Fabian Schmid: BDO bietet Vermögensverwaltern und Trustees im Rahmen des Bewilligungsgesuchs eine umfassende Begleitung an, die alle Schritte des Gesuchs umfasst: die Anpassung oder Erstellung aller notwendigen Unterlagen (Statuten, Reglemente, Richtlinien, Businessplan etc.) sowie das Verfassen und Einreichen des Gesuchs mit allen Beilagen. Auch die Abklärung sämtlicher Rückfragen der AO und der FINMA, von der Einreichung des Gesuchs bis zur Bewilligung, übernahm unser Team.

Da BDO eine anerkannte Prüf- und Beratungsgesellschaft ist und mehrere Hundert Vermögensverwalter in der Schweiz zu ihren Kunden zählt, besteht ein breites Verständnis über die Anforderungen und Erwartungen der Aufsichtsorganisation und der FINMA. Dies erlaubt es uns, die zentralen regulatorischen Herausforderungen mit unseren Kunden bereits vor der Gesuchseinreichung zu meistern.

Wie haben sich die Anforderungen an die Vermögensverwalter verändert, um den neuen Regulierungen nachkommen zu können?

Zunächst muss ich festhalten, dass in der nun zu Ende gehenden Ära vor FIDLEG und FINIG – regulatorisch betrachtet – ja nicht einfach wilder Westen herrschte. Sowohl Vermögensverwalter als auch Trustees waren schon seit langer Zeit als Finanzintermediäre dem Geldwäschereigesetz unterstellt und wurden als solche durch Selbstregulierungsorganisationen überwacht. Die meisten Vermögensverwalter mussten zudem FIDLEG-ähnliche Standesregeln einhalten. Insofern mussten wir bei keinem bestehenden Vermögensverwalter bei Null anfangen, wenn es darum ging, ihn bestmöglich auf die FINMA-Bewilligung vorzubereiten.

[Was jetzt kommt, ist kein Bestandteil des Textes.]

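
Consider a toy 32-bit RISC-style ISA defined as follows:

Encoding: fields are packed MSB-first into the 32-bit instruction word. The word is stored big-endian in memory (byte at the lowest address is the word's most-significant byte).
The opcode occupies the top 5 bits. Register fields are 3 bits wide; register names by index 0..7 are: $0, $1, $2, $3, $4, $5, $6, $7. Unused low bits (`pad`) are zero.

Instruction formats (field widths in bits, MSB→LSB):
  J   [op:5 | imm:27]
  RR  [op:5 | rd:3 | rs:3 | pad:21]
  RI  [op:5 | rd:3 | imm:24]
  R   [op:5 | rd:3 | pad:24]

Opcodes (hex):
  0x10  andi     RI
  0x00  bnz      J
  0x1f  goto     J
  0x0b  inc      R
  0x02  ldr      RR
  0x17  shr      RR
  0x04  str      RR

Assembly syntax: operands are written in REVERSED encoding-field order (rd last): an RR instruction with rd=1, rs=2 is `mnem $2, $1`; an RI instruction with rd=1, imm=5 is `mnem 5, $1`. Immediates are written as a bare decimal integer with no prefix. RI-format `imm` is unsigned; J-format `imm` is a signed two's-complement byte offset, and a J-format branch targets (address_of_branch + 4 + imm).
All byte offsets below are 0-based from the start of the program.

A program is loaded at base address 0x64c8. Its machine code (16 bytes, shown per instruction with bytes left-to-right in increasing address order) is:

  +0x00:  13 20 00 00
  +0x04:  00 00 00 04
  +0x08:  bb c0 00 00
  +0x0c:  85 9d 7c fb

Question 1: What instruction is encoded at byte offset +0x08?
@+08  big-endian(bb c0 00 00) = 0xbbc00000
  op=0xbbc00000>>27=0x17 ⇒ shr (RR)
  rd: (w>>24)&0x7=0x3 → $3
  rs: (w>>21)&0x7=0x6 → $6

shr $6, $3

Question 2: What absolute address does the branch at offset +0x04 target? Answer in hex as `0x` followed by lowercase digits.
@+04  big-endian(00 00 00 04) = 0x00000004
  op=0x00000004>>27=0x0 ⇒ bnz (J)
  imm: (w>>0)&0x7ffffff=0x4 → 4
  target = base 0x64c8 + off 0x04 + 4 + imm 4 = 0x64d4

0x64d4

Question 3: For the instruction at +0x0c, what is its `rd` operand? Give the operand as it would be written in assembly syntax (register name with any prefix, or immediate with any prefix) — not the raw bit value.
[0c] 85 9d 7c fb → 0x859d7cfb
  top 5b → 0x10 → andi [RI]
  rd: (w>>24)&0x7=0x5 → $5
  imm: (w>>0)&0xffffff=0x9d7cfb → 10321147

$5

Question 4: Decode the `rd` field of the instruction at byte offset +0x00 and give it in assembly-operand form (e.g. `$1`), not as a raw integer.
off 0x00: read 13 20 00 00 as big → 0x13200000
  opcode bits[31:27]=0x2: ldr/RR
  rd@[26:24]=0x3 ⇒ $3
  rs@[23:21]=0x1 ⇒ $1

$3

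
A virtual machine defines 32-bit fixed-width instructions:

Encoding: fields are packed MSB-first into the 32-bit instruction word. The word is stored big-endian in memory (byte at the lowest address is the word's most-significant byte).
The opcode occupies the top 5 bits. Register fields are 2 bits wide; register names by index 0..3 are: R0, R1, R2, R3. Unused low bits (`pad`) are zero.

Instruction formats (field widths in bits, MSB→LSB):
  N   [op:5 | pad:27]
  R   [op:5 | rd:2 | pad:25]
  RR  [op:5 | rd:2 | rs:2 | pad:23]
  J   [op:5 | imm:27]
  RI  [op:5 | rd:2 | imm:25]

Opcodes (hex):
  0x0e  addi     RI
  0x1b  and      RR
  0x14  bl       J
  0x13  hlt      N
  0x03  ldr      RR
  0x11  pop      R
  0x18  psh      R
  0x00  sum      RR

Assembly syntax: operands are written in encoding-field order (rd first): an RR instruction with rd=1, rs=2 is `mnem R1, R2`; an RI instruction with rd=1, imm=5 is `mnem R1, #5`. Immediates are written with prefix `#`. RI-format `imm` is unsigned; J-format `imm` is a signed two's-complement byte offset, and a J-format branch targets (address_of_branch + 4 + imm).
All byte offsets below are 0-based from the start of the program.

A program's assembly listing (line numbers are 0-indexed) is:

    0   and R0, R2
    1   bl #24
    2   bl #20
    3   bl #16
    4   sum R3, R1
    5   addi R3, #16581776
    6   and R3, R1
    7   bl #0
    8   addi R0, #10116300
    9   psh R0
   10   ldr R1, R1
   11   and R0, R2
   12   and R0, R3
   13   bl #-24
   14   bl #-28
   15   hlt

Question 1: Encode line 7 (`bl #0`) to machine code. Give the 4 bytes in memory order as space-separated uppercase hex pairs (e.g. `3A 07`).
line 7 (bl): pack op=0x14:5|imm=0:27 = 0xa0000000; big→ a0 00 00 00

A0 00 00 00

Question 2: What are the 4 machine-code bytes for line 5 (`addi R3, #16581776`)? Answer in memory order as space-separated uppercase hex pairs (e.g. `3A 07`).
76 FD 04 90

line 5 (addi): pack op=0xe:5|rd=3:2|imm=16581776:25 = 0x76fd0490; big→ 76 fd 04 90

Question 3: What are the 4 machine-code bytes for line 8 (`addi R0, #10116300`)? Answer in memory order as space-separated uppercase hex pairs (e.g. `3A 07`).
L8: addi op=0xe:5|rd=0:2|imm=10116300:25 ⇒ 0x709a5ccc ⇒ big 70 9a 5c cc

70 9A 5C CC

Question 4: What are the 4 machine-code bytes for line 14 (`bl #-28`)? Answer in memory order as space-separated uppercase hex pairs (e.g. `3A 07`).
L14: bl op=0x14:5|imm=-28:27 ⇒ 0xa7ffffe4 ⇒ big a7 ff ff e4

A7 FF FF E4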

FIDLEG und FINIG gehen aber zweifelsfrei für alle Vermögensverwalter mit erhöhten Anforderungen einher. Um einige Beispiele zu nennen: Corporate Governance-Anforderungen, Stellvertretungsregelungen, Eigenmittelanforderungen, unabhängiges Risk Management und Compliance und vor allem mehr Kontrolltätigkeiten (IKS). Jedenfalls bei mittleren und grösseren Instituten steigen zudem die Erwartungen an eine moderne IT-Infrastruktur sowie an Portfoliomanagement- und Dokumentationssysteme.

«Auch eine gewisse Fähigkeit zur Selbstkritik ist gefragt, insbesondere im Hinblick auf die Frage «Welche Risiken birgt mein Geschäftsmodell?»
Fabian Schmid, Leiter Regulatory & Compliance bei BDO

Welches sind die grössten Herausforderungen und Stolpersteine auf dem Weg zur Zertifizierung?

Zunächst liegt die Herausforderung sicherlich darin, sämtliche die Organisation, Prozesse und Verträge FIDLEG- und FINIG-konform zu gestalten. Als Berater können wir dem Vermögensverwalter zwar mögliche Lösungen und Entwürfe präsentieren, am Ende muss sich jedes Institut aber sehr genau überlegen, welche Entscheidungen es im Hinblick auf die unternehmerische Zukunft zu treffen gilt. Auch eine gewisse Fähigkeit zur Selbstkritik ist gefragt, insbesondere im Hinblick auf die Frage «Welche Risiken birgt mein Geschäftsmodell?».

Auch das korrekte bzw. qualitativ hochwertige Aufbereiten eines Gesuchs und der Beilagen ist keine leichte Aufgabe. Es geht hier letztlich darum, der FINMA und der AO aufzuzeigen, dass man als Institut sämtliche gesetzlichen Anforderungen und Erwartungen der Aufsicht erfüllt.

Die Finma berichtete letzten Herbst, zur Halbzeit der Übergangsfrist hätten erst 180 der rund 2400 betroffenen Vermögensverwalter ein Bewilligungsgesuch eingereicht. Wird die Zeit nicht langsam knapp?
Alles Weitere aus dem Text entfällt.